The prospect is along the Ballard fault and close to the Ida fault about 10km south of the company’s Snake Hill prospect.
A reverse-circulation drill rig has been contracted to test areas prospective for lithium in addition to gold targets identified from air core drilling last year.
Recent exploration has identified several outcropping pegmatite clusters over a strike length of about 20km along the Mt Ida/Ularring greenstone belt and close to the Ida fault.
Venus says the Emerald SE area is of particular interest because of its high density of outcropping pegmatites with high lithium content. The next stage of exploration will drill-test prospective pegmatites and is expected to start next month.

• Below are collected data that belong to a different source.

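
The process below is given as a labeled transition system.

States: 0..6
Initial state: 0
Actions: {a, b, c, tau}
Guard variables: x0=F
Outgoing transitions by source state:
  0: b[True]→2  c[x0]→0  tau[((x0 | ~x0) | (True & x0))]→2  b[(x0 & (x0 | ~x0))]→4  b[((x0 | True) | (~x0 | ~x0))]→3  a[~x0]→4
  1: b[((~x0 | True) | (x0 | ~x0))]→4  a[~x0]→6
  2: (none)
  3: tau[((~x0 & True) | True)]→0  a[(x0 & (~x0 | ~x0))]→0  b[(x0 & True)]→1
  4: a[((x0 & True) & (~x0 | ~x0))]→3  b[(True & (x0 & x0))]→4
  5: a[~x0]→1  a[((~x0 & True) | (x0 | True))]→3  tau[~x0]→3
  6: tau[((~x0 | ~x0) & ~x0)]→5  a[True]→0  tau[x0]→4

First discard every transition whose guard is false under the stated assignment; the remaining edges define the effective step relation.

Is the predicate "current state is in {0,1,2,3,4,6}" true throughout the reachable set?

Answer: INVARIANT HOLDS

Working:
Allowed set {0,1,2,3,4,6}
Reach set: {0,2,3,4}
  0: ok
  2: ok
  3: ok
  4: ok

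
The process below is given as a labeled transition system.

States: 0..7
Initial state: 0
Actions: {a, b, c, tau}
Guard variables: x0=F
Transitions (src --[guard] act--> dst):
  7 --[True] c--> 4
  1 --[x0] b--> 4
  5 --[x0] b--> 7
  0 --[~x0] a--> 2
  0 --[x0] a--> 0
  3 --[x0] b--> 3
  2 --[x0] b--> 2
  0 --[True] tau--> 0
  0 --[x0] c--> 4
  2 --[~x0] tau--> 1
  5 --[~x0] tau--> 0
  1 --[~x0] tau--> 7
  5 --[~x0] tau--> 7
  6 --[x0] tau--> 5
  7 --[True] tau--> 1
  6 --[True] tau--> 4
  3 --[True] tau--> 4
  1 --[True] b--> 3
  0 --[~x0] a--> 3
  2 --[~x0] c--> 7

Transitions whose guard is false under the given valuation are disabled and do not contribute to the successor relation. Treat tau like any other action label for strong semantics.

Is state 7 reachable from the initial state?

13 transition(s) survive guard evaluation.
Layer 0: {0}
Layer 1: {2,3}  total {0,2,3}
Layer 2: {1,4,7}  total {0,1,2,3,4,7}
Reach set: {0,1,2,3,4,7}
trace reaching 7: a·c

Answer: REACHABLE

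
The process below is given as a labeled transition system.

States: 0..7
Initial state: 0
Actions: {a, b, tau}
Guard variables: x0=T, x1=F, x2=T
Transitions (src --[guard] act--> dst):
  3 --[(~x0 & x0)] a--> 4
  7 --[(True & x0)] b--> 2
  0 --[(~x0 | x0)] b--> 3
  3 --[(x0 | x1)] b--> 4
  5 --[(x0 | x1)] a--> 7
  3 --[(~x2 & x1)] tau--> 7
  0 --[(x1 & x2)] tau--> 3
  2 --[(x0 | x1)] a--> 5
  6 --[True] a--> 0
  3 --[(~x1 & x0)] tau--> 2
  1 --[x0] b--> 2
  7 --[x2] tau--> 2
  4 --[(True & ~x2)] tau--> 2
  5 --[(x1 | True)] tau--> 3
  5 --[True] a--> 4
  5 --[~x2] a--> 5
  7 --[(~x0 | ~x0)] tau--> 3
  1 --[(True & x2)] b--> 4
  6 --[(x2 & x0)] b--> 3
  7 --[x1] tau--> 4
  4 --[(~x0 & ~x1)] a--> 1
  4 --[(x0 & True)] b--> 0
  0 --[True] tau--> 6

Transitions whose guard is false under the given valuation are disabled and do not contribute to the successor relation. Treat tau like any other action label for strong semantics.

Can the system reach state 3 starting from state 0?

After dropping false guards: 15 live edges.
L0 = {0}
L1 = {3,6}  total {0,3,6}
L2 = {2,4}  total {0,2,3,4,6}
L3 = {5}  total {0,2,3,4,5,6}
L4 = {7}  total {0,2,3,4,5,6,7}
R = {0,2,3,4,5,6,7}
witness 3: b

Answer: REACHABLE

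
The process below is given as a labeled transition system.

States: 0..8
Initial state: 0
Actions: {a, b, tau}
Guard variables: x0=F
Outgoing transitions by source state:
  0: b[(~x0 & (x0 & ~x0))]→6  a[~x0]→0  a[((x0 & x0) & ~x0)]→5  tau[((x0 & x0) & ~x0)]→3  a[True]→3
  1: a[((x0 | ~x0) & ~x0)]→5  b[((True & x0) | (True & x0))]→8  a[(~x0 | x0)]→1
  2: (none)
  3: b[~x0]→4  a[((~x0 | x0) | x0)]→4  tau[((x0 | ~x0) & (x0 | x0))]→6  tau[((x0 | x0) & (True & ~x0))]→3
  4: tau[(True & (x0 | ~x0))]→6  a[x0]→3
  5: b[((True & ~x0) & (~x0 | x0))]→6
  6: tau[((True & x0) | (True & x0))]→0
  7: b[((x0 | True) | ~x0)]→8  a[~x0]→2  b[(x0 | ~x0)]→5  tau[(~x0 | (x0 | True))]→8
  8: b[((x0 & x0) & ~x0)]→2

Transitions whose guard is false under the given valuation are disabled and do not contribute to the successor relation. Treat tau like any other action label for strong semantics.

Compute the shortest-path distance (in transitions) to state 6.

Answer: 3

Working:
Breadth-first toward 6:
  Layer 0: {0}
  Layer 1: {3}
  Layer 2: {4}
  Layer 3: {6}
first hit 6 at d=3 via a·a·tau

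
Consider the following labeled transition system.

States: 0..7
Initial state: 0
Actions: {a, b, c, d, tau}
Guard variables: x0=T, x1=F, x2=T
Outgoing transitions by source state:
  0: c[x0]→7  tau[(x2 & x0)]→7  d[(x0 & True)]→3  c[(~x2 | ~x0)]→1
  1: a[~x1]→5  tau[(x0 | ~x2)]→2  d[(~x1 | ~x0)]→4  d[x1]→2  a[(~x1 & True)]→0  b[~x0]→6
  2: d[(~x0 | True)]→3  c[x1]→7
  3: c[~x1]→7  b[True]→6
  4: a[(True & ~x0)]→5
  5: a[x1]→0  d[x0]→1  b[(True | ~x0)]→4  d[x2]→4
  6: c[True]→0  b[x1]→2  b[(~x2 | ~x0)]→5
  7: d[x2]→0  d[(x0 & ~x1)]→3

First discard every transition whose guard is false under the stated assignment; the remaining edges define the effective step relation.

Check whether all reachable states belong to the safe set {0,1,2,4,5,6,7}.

Inv-set: {0,1,2,4,5,6,7}
Reach set: {0,3,6,7}
  0: ok
  3: VIOLATES
  6: ok
  7: ok
counterexample path to 3: d

Answer: INVARIANT VIOLATED at state 3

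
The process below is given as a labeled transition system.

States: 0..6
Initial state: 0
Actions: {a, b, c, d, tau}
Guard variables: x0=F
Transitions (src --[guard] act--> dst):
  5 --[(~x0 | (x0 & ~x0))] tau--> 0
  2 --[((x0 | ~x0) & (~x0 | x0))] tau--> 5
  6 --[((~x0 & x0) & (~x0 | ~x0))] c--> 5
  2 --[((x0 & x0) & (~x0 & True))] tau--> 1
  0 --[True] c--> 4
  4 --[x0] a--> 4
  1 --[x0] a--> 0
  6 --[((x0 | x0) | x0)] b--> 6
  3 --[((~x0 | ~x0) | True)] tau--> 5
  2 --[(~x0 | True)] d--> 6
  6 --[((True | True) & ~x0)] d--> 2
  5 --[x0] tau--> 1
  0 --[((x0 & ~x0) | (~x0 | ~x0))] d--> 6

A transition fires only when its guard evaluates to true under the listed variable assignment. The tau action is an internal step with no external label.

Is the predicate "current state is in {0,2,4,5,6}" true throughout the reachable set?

Answer: INVARIANT HOLDS

Trace:
Inv-set: {0,2,4,5,6}
R = {0,2,4,5,6}
  0: ok
  2: ok
  4: ok
  5: ok
  6: ok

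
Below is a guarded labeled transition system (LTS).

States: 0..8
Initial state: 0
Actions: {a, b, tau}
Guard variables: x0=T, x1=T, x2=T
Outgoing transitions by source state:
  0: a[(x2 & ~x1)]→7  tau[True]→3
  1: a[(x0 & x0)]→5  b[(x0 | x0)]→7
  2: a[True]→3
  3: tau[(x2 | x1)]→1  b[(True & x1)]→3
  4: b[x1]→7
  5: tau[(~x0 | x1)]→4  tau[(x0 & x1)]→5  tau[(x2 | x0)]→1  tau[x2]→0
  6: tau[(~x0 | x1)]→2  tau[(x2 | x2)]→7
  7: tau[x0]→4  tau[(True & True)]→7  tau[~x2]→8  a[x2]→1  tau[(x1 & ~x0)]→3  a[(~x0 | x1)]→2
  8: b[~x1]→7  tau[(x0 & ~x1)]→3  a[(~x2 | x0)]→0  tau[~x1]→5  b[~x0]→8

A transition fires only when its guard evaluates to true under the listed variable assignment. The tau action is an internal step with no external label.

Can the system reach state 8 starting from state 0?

Guard filter leaves 18 enabled edge(s).
L0 = {0}
L1 = {3}  total {0,3}
L2 = {1}  total {0,1,3}
L3 = {5,7}  total {0,1,3,5,7}
L4 = {2,4}  total {0,1,2,3,4,5,7}
Reachable = {0,1,2,3,4,5,7}

Answer: UNREACHABLE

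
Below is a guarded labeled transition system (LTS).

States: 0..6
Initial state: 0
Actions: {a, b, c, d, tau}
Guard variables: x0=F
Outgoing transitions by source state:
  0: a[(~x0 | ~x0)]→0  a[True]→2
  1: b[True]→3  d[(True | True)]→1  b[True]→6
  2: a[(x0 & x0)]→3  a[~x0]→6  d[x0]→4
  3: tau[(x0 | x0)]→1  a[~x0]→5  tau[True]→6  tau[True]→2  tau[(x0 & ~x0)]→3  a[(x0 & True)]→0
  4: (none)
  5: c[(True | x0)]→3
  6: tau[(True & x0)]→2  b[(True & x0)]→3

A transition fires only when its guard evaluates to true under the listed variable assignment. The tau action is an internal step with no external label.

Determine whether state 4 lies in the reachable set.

After dropping false guards: 10 live edges.
depth 0: {0}
depth 1: {2}  cumulative {0,2}
depth 2: {6}  cumulative {0,2,6}
R = {0,2,6}

Answer: UNREACHABLE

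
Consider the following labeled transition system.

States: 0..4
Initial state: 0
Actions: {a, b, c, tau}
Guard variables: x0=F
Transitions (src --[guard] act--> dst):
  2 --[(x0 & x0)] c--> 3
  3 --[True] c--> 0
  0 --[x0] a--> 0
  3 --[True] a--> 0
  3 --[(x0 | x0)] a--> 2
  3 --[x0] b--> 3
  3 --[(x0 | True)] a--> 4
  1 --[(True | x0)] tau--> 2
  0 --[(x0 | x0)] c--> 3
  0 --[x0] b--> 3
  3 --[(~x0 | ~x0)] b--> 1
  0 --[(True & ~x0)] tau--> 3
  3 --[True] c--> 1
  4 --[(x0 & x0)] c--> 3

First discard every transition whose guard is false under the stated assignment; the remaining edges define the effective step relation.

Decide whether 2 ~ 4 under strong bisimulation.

Refine partition for ~:
  π0 = {{0,1,2,3,4}}
  π1 = {{0,1},{2,4},{3}}
  π2 = {{0},{1},{2,4},{3}}
Fixed point at round 3; 4 class(es).
[2]={2,4}  [4]={2,4}

Answer: BISIMILAR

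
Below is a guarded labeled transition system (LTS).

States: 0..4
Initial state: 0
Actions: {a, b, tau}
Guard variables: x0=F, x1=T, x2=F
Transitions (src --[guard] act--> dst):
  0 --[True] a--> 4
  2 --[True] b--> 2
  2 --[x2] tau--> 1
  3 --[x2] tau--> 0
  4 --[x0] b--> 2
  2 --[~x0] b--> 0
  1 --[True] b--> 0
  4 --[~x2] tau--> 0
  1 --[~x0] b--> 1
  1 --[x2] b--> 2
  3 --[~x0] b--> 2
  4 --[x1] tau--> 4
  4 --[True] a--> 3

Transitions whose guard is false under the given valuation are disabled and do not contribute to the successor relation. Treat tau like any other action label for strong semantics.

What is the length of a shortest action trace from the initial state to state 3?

Answer: 2

Working:
BFS to 3:
  Layer 0: {0}
  Layer 1: {4}
  Layer 2: {3}
3 enters at depth 2; path a·a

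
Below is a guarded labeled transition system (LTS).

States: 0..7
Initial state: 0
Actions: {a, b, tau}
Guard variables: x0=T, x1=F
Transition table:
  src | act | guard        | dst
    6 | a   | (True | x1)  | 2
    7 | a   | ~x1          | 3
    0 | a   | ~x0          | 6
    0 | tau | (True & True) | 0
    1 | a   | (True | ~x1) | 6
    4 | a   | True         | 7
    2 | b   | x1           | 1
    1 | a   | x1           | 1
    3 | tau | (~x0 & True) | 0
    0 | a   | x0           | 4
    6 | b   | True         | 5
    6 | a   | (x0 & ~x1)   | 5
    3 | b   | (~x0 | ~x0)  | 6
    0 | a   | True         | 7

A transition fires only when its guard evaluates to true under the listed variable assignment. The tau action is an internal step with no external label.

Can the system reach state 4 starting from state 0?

9 transition(s) survive guard evaluation.
depth 0: {0}
depth 1: {4,7}  now seen {0,4,7}
depth 2: {3}  now seen {0,3,4,7}
Reachable = {0,3,4,7}
trace reaching 4: a

Answer: REACHABLE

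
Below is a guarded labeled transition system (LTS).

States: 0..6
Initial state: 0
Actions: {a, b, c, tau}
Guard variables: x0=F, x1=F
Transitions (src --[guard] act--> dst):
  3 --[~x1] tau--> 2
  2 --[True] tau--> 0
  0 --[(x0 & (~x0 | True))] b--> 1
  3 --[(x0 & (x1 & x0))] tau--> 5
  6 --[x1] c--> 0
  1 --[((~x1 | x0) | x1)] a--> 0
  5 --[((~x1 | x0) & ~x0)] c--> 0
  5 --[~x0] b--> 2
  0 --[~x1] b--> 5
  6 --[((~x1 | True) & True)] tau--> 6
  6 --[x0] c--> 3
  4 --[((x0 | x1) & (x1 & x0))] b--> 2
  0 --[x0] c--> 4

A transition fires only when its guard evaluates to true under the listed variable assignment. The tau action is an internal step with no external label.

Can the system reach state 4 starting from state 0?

Answer: UNREACHABLE

Working:
After dropping false guards: 7 live edges.
L0 = {0}
L1 = {5}  total {0,5}
L2 = {2}  total {0,2,5}
Reachable = {0,2,5}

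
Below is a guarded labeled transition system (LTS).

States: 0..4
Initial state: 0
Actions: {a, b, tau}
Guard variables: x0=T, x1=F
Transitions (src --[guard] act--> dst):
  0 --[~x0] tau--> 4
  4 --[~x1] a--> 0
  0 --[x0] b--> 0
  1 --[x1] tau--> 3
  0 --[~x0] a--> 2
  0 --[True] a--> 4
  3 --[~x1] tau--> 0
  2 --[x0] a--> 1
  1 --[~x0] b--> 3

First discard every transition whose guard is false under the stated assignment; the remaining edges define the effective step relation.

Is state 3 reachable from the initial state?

Answer: UNREACHABLE

Analysis:
5 transition(s) survive guard evaluation.
L0 = {0}
L1 = {4}  cumulative {0,4}
Reach set: {0,4}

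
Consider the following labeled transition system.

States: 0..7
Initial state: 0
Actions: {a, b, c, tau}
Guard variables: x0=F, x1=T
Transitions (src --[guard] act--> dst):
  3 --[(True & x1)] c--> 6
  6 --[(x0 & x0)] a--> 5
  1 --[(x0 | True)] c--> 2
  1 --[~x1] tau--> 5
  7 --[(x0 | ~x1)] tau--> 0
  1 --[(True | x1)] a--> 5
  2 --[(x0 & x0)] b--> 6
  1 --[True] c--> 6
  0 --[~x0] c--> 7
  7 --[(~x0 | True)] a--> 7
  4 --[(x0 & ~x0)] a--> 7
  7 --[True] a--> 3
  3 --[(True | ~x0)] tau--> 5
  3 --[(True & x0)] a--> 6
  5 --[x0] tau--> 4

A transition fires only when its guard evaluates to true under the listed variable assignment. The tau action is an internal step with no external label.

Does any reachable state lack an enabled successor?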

The area looks to be a hub for battery mineral exploration with Red Dirt Metals finding spodumene-bearing lithium pegmatites at its Mt Ida project last year, about 10km from Venus’ tenure. The region includes Ora Banda Mining’s lepidolite-rich pegmatite tenure south of the Henderson project.
Lithium is one of the world’s most sought-after metals on the back of increased electric vehicle production. Demand for the resource has rocketed recently and there is a strong belief this trend could linger as the world moves towards cleaner energy.
Australia produces about 20 per cent of the world’s lithium, mostly from the hard-rock mining of spodumene.